Jim eased up to the phony grass and poked it with the toe of his brown boot. He let out a yelp and fell backward, abandoning the boot, as the ooze reared up in one flowing motion. By the time his friends lifted him off his rear, all that remained was a bright orange boot sitting in a circle of dirt.

“Christ!” Jim grasped for Gerry’s gun, his eyes the size of golf balls. “Shoot it!”

The creature ballooned upwards until it towered over the terrified men. The pillar of ooze collapsed squarely onto Jim, cutting off his screech.

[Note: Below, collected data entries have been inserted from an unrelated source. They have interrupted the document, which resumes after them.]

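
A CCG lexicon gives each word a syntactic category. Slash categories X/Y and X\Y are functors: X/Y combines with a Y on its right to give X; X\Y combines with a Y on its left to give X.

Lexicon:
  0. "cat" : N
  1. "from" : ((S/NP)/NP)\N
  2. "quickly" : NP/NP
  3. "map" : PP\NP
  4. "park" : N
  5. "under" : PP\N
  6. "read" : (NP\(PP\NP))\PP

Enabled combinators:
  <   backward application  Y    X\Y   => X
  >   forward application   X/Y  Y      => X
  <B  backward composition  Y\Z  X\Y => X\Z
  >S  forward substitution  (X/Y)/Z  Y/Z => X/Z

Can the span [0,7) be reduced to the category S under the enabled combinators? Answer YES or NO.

[0,7] S   >
  [0,3] S/NP   >S
    [0,2] (S/NP)/NP   <
      [0,1] "cat" : N
      [1,2] "from" : ((S/NP)/NP)\N
    [2,3] "quickly" : NP/NP
  [3,7] NP   <
    [3,4] "map" : PP\NP
    [4,7] NP\(PP\NP)   <
      [4,6] PP   <
        [4,5] "park" : N
        [5,6] "under" : PP\N
      [6,7] "read" : (NP\(PP\NP))\PP

YES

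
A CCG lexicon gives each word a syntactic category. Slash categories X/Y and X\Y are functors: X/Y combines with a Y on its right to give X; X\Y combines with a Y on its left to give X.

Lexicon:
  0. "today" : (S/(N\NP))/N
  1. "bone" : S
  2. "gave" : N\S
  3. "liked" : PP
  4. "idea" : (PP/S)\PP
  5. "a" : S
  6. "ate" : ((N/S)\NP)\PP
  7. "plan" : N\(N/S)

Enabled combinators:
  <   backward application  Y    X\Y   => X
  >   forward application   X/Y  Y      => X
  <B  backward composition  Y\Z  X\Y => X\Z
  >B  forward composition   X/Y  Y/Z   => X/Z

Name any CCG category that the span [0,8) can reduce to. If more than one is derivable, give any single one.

[0,8] S   >
  [0,3] S/(N\NP)   >
    [0,1] "today" : (S/(N\NP))/N
    [1,3] N   <
      [1,2] "bone" : S
      [2,3] "gave" : N\S
  [3,8] N\NP   <B
    [3,7] (N/S)\NP   <
      [3,6] PP   >
        [3,5] PP/S   <
          [3,4] "liked" : PP
          [4,5] "idea" : (PP/S)\PP
        [5,6] "a" : S
      [6,7] "ate" : ((N/S)\NP)\PP
    [7,8] "plan" : N\(N/S)

S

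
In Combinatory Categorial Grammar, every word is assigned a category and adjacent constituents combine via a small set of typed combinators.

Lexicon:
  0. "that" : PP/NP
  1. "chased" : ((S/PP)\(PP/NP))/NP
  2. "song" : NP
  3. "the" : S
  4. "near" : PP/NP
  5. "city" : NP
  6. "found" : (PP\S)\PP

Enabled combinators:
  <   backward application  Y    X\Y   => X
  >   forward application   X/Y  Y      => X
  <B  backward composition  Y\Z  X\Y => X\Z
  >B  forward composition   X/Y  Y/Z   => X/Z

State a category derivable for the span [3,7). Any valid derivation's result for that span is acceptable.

[0,7] S   >
  [0,3] S/PP   <
    [0,1] "that" : PP/NP
    [1,3] (S/PP)\(PP/NP)   >
      [1,2] "chased" : ((S/PP)\(PP/NP))/NP
      [2,3] "song" : NP
  [3,7] PP   <
    [3,4] "the" : S
    [4,7] PP\S   <
      [4,6] PP   >
        [4,5] "near" : PP/NP
        [5,6] "city" : NP
      [6,7] "found" : (PP\S)\PP

PP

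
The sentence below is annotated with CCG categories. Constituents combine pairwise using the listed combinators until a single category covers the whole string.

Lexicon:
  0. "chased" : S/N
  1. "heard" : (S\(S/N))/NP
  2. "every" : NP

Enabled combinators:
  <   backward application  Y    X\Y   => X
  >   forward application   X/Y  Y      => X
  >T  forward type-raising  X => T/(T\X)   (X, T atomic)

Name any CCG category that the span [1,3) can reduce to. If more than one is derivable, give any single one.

S\(S/N)

[0,3] S   <
  [0,1] "chased" : S/N
  [1,3] S\(S/N)   >
    [1,2] "heard" : (S\(S/N))/NP
    [2,3] "every" : NP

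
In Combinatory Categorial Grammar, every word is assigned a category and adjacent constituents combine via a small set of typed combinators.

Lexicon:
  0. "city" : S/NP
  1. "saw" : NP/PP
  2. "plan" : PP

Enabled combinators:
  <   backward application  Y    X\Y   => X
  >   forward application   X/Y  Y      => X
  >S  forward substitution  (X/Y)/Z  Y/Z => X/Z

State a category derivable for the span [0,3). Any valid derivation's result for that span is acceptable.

[0,3] S   >
  [0,1] "city" : S/NP
  [1,3] NP   >
    [1,2] "saw" : NP/PP
    [2,3] "plan" : PP

S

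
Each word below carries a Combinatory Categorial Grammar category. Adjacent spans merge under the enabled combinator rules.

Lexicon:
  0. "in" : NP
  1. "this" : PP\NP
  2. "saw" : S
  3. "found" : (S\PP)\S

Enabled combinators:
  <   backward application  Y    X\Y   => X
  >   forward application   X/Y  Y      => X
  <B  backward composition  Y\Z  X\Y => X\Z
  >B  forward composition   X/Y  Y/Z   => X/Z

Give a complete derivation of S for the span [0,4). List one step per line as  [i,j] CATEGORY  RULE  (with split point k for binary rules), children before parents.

[0,4] S   <
  [0,1] "in" : NP
  [1,4] S\NP   <B
    [1,2] "this" : PP\NP
    [2,4] S\PP   <
      [2,3] "saw" : S
      [3,4] "found" : (S\PP)\S

[0,1] NP  lex  "in"
[1,2] PP\NP  lex  "this"
[2,3] S  lex  "saw"
[3,4] (S\PP)\S  lex  "found"
[2,4] S\PP  <  k=3
[1,4] S\NP  <B  k=2
[0,4] S  <  k=1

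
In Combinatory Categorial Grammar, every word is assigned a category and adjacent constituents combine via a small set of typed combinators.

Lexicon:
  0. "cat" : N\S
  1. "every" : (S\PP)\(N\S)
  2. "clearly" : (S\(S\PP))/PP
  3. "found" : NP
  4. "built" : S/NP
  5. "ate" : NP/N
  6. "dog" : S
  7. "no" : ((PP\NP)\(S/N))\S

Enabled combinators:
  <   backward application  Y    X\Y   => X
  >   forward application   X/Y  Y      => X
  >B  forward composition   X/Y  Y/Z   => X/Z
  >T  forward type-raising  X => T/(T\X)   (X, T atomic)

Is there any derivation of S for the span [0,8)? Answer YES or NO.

YES

[0,8] S   <
  [0,2] S\PP   <
    [0,1] "cat" : N\S
    [1,2] "every" : (S\PP)\(N\S)
  [2,8] S\(S\PP)   >
    [2,3] "clearly" : (S\(S\PP))/PP
    [3,8] PP   <
      [3,4] "found" : NP
      [4,8] PP\NP   <
        [4,6] S/N   >B
          [4,5] "built" : S/NP
          [5,6] "ate" : NP/N
        [6,8] (PP\NP)\(S/N)   <
          [6,7] "dog" : S
          [7,8] "no" : ((PP\NP)\(S/N))\S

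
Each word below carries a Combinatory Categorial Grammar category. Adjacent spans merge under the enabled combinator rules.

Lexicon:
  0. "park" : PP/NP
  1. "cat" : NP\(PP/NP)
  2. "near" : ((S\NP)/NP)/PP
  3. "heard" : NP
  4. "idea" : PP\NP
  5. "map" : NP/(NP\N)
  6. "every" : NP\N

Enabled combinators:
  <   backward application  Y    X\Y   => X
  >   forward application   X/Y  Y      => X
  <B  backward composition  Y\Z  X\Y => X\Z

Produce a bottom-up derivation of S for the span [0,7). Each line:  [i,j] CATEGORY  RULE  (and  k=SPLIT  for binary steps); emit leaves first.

[0,7] S   <
  [0,2] NP   <
    [0,1] "park" : PP/NP
    [1,2] "cat" : NP\(PP/NP)
  [2,7] S\NP   >
    [2,5] (S\NP)/NP   >
      [2,3] "near" : ((S\NP)/NP)/PP
      [3,5] PP   <
        [3,4] "heard" : NP
        [4,5] "idea" : PP\NP
    [5,7] NP   >
      [5,6] "map" : NP/(NP\N)
      [6,7] "every" : NP\N

[0,1] PP/NP  lex  "park"
[1,2] NP\(PP/NP)  lex  "cat"
[0,2] NP  <  k=1
[2,3] ((S\NP)/NP)/PP  lex  "near"
[3,4] NP  lex  "heard"
[4,5] PP\NP  lex  "idea"
[3,5] PP  <  k=4
[2,5] (S\NP)/NP  >  k=3
[5,6] NP/(NP\N)  lex  "map"
[6,7] NP\N  lex  "every"
[5,7] NP  >  k=6
[2,7] S\NP  >  k=5
[0,7] S  <  k=2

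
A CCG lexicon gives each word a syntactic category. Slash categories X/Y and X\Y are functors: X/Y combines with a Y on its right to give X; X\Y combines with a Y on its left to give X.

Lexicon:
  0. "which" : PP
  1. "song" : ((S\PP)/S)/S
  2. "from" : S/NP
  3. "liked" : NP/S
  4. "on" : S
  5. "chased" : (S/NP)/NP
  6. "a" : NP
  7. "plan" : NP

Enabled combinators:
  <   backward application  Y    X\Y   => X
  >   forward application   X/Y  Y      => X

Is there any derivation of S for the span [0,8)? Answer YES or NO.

[0,8] S   <
  [0,1] "which" : PP
  [1,8] S\PP   >
    [1,5] (S\PP)/S   >
      [1,2] "song" : ((S\PP)/S)/S
      [2,5] S   >
        [2,3] "from" : S/NP
        [3,5] NP   >
          [3,4] "liked" : NP/S
          [4,5] "on" : S
    [5,8] S   >
      [5,7] S/NP   >
        [5,6] "chased" : (S/NP)/NP
        [6,7] "a" : NP
      [7,8] "plan" : NP

YES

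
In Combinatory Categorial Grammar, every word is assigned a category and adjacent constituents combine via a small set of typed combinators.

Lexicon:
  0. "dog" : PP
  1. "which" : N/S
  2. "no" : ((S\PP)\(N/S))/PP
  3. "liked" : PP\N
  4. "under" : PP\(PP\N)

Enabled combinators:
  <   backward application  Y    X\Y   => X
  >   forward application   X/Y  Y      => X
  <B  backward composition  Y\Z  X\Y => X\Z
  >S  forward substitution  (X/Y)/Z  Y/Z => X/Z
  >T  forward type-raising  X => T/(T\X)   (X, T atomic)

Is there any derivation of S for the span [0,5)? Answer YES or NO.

YES

[0,5] S   <
  [0,1] "dog" : PP
  [1,5] S\PP   <
    [1,2] "which" : N/S
    [2,5] (S\PP)\(N/S)   >
      [2,3] "no" : ((S\PP)\(N/S))/PP
      [3,5] PP   <
        [3,4] "liked" : PP\N
        [4,5] "under" : PP\(PP\N)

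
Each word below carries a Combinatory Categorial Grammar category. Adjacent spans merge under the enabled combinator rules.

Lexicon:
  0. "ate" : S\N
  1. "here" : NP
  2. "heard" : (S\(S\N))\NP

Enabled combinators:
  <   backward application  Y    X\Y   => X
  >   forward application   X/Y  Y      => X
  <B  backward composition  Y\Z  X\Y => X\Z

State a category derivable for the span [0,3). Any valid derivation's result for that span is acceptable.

[0,3] S   <
  [0,1] "ate" : S\N
  [1,3] S\(S\N)   <
    [1,2] "here" : NP
    [2,3] "heard" : (S\(S\N))\NP

S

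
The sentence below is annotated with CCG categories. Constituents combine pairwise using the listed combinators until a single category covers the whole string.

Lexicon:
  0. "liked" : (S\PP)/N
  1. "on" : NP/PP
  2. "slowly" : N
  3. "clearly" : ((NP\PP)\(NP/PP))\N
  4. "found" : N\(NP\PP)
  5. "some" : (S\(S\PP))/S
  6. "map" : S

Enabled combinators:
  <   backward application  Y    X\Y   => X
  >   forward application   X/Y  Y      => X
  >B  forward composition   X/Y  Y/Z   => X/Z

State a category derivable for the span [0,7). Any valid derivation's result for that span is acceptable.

[0,7] S   <
  [0,5] S\PP   >
    [0,1] "liked" : (S\PP)/N
    [1,5] N   <
      [1,4] NP\PP   <
        [1,2] "on" : NP/PP
        [2,4] (NP\PP)\(NP/PP)   <
          [2,3] "slowly" : N
          [3,4] "clearly" : ((NP\PP)\(NP/PP))\N
      [4,5] "found" : N\(NP\PP)
  [5,7] S\(S\PP)   >
    [5,6] "some" : (S\(S\PP))/S
    [6,7] "map" : S

S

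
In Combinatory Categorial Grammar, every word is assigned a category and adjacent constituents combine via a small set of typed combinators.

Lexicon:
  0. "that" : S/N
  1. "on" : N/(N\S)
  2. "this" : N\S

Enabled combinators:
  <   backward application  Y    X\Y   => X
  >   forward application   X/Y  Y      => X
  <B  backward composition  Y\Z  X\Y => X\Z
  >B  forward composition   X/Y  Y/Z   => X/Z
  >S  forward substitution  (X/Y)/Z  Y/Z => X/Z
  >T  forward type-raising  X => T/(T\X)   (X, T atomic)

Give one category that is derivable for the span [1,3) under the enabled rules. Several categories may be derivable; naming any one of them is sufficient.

[0,3] S   >
  [0,1] "that" : S/N
  [1,3] N   >
    [1,2] "on" : N/(N\S)
    [2,3] "this" : N\S

N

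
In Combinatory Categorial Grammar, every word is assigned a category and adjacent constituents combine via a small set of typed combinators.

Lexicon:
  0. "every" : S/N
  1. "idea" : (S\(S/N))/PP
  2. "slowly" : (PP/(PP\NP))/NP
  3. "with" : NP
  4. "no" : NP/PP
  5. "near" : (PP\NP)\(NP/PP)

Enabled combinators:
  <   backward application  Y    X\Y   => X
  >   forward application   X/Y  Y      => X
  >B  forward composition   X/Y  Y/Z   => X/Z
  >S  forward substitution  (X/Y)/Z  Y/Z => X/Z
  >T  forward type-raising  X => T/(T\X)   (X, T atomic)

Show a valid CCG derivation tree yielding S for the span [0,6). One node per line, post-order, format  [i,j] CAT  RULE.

[0,6] S   <
  [0,1] "every" : S/N
  [1,6] S\(S/N)   >
    [1,2] "idea" : (S\(S/N))/PP
    [2,6] PP   >
      [2,4] PP/(PP\NP)   >
        [2,3] "slowly" : (PP/(PP\NP))/NP
        [3,4] "with" : NP
      [4,6] PP\NP   <
        [4,5] "no" : NP/PP
        [5,6] "near" : (PP\NP)\(NP/PP)

[0,1] S/N  lex  "every"
[1,2] (S\(S/N))/PP  lex  "idea"
[2,3] (PP/(PP\NP))/NP  lex  "slowly"
[3,4] NP  lex  "with"
[2,4] PP/(PP\NP)  >  k=3
[4,5] NP/PP  lex  "no"
[5,6] (PP\NP)\(NP/PP)  lex  "near"
[4,6] PP\NP  <  k=5
[2,6] PP  >  k=4
[1,6] S\(S/N)  >  k=2
[0,6] S  <  k=1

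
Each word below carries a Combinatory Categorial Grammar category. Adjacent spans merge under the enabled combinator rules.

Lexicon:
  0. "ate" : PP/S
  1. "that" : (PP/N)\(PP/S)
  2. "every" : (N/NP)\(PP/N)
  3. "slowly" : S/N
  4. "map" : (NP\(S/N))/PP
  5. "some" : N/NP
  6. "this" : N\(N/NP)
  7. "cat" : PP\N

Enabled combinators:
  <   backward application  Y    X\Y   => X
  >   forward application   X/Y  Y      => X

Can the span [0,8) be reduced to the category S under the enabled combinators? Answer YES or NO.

PP/S (PP/N)\(PP/S) (N/NP)\(PP/N) S/N (NP\(S/N))/PP N/NP N\(N/NP) PP\N
CKY chart[0,8] = {N}; S ∉ chart

NO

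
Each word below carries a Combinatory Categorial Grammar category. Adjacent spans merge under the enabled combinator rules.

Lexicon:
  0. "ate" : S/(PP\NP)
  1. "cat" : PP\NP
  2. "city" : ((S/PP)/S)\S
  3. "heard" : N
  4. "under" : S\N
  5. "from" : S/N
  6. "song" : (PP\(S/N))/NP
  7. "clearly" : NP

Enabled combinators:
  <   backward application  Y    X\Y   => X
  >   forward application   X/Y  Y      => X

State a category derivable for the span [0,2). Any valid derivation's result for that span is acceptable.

S

[0,8] S   >
  [0,5] S/PP   >
    [0,3] (S/PP)/S   <
      [0,2] S   >
        [0,1] "ate" : S/(PP\NP)
        [1,2] "cat" : PP\NP
      [2,3] "city" : ((S/PP)/S)\S
    [3,5] S   <
      [3,4] "heard" : N
      [4,5] "under" : S\N
  [5,8] PP   <
    [5,6] "from" : S/N
    [6,8] PP\(S/N)   >
      [6,7] "song" : (PP\(S/N))/NP
      [7,8] "clearly" : NP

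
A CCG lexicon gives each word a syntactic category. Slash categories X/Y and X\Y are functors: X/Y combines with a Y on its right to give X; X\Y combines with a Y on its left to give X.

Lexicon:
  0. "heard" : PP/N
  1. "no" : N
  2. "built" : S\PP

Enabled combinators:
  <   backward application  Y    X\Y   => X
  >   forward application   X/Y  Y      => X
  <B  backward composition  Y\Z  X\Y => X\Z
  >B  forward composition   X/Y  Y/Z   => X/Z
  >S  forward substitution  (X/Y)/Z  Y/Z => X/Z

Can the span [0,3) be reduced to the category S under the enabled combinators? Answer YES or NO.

[0,3] S   <
  [0,2] PP   >
    [0,1] "heard" : PP/N
    [1,2] "no" : N
  [2,3] "built" : S\PP

YES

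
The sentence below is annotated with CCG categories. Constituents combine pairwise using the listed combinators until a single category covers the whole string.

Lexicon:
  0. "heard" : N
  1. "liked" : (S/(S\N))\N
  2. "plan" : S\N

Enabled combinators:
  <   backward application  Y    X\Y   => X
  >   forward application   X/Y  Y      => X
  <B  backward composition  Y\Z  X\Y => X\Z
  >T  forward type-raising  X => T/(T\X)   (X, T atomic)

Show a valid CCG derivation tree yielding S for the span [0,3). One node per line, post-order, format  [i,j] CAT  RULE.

[0,1] N  lex  "heard"
[1,2] (S/(S\N))\N  lex  "liked"
[0,2] S/(S\N)  <  k=1
[2,3] S\N  lex  "plan"
[0,3] S  >  k=2

[0,3] S   >
  [0,2] S/(S\N)   <
    [0,1] "heard" : N
    [1,2] "liked" : (S/(S\N))\N
  [2,3] "plan" : S\N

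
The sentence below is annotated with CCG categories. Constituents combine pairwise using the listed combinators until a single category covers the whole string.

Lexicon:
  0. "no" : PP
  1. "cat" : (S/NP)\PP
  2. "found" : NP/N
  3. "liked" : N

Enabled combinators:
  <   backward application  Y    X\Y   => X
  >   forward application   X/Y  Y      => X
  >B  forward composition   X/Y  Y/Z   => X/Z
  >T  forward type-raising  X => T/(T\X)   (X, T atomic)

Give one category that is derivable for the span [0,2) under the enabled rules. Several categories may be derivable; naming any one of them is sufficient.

[0,4] S   >
  [0,3] S/N   >B
    [0,2] S/NP   <
      [0,1] "no" : PP
      [1,2] "cat" : (S/NP)\PP
    [2,3] "found" : NP/N
  [3,4] "liked" : N

S/NP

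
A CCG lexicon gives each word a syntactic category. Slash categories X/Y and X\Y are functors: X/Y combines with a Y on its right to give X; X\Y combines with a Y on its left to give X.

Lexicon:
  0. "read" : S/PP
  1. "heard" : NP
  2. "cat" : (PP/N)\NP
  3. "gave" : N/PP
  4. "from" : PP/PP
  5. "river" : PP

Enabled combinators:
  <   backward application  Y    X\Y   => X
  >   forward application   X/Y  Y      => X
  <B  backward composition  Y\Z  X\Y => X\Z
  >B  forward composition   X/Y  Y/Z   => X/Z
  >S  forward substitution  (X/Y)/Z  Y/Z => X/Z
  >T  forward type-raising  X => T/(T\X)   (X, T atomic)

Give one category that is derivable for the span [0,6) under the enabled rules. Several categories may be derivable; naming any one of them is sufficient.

S

[0,6] S   >
  [0,5] S/PP   >B
    [0,3] S/N   >B
      [0,1] "read" : S/PP
      [1,3] PP/N   <
        [1,2] "heard" : NP
        [2,3] "cat" : (PP/N)\NP
    [3,5] N/PP   >B
      [3,4] "gave" : N/PP
      [4,5] "from" : PP/PP
  [5,6] "river" : PP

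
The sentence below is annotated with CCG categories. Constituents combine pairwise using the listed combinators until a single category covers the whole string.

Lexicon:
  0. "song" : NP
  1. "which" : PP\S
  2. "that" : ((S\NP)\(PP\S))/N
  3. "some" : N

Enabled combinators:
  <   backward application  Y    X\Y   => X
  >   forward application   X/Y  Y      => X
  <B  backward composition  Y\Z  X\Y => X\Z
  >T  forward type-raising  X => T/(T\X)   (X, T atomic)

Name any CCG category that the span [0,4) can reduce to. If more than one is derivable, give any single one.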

Gerry and Gabe stood frozen while the goo twisted and writhed into a humanoid shape. A moment later, the new Jim was shaking out his limbs and humming, surveying the empty meadow with satisfaction before turning to the two men.

“Weapon?”

Gerry nodded numbly and handed over the gun.

“Truck?”

Gabe gave him the keys.

The new Jim drove the car in a meandering arc before rolling down the passenger window to speak to them in a halting voice, choosing each word with painstaking care. “Thanks, guys. I gotta say, I’m sorry about your friend. If it helps, he’ll live on inside of me. In one way, I’ll give him a new life. It should be very exciting.” He paused and cocked his head, “You two probably don’t have much information about this planet that I didn’t already get from your friend, so I’m gonna leave you here. Go ahead and try to tell someone what happened, but I don’t think anyone’ll believe you.”

He waved and drove off, leaving Gerry and Gabe to gape. When the taillights had disappeared and the dust settled, Gabe sank to his knees. “Dear God, what’s going on? No one’s gonna believe us. They’ll probably say we killed Jim, if that goddamn maniac hasn’t taken over the world by tomorrow. And, oh Christ, Jim is gone, Gerry. Gerry? Are you okay?”

Gerry shook his head, his entire body racked with silent, hysterical giggles. He waved a shaky hand in the direction of the truck and the unsuspecting town,“D’ya think it knows it’s orange?”